> By and by, the MOD decided that all the PCs were underpowered
> anyway, and staff were able to buy their kit at a knockdown price and took
> them home -- where the PCs were promptly used in useful activities such as
> setting up community web sites, buying books from Amazon and the like.

And, more importantly, their kids started using the machines. Computers, to
be used at capacity, require, IMO, a 'different' kind of thinking, and kids
have been better able to embrace it, with the entree of computer games that
require lightening fast thinking and digital dexterity.
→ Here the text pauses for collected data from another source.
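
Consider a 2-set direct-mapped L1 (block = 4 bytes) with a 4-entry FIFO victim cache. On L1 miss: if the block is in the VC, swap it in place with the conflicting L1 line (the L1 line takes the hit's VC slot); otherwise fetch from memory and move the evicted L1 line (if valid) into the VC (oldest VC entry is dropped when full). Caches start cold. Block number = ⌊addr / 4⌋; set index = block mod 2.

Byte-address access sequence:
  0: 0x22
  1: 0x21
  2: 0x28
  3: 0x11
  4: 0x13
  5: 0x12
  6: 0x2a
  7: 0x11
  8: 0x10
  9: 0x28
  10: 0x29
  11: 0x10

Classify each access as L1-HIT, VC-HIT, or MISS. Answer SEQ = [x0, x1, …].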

Private companies have had their difficulties as well. I remember that back
in the late 70s I introduced into the company I worked for what was then the
largest email system in a US coporation -- 67 accounts(!), many of them
shared, spread all over the world. We gave all the execs, subsidiaries and
departments terminals. The senior VP refused to use his; as he eventually
said to me, typing was for secretaries. He had a certificate on his wall
from a handwriting school, as a joke, but it was a telling one...  So I used
some organizational judo: I moved what had been a weekly hard copy
memorandum setting key attendance-imperative meetings onto our email system,
and 'forgot' that the senior VP still needed his in hard copy. After a
couple of weeks, he came storming into my office and asked why he hadn't
been getting the meeting info -- he had missed some critical ones. I
apologized abjectly, saying that I had forgotten that he wasn't accessing
his email, and then kept on 'forgetting. After a couple more confrontations,
he realized that I was going, in my business and preoccupation with other
things, to keep on forgetting, and he began using the email system. He went
on to become proficient, to the point that one day, on the road, I had a
flurry of exchanged emails with him, until after a dozen or so, I mentioned
that I was in a hotel out of town--and it turned out that he was about four
doors down the hall.

One of the drivers of desktop computers was taking away the secretaries. I
think that one of the things holding back the computer dissemination was the
horrible Microsoft DOS operating software. Macs ran into much readier
acceptance and users (and do still today). If Jobs and Apple had been better
at the business end of things, I think Macs would be the global standard,
that a mammoth amount of anti-computer frustration would have been avoided,
and that dissemination would have been far quicker.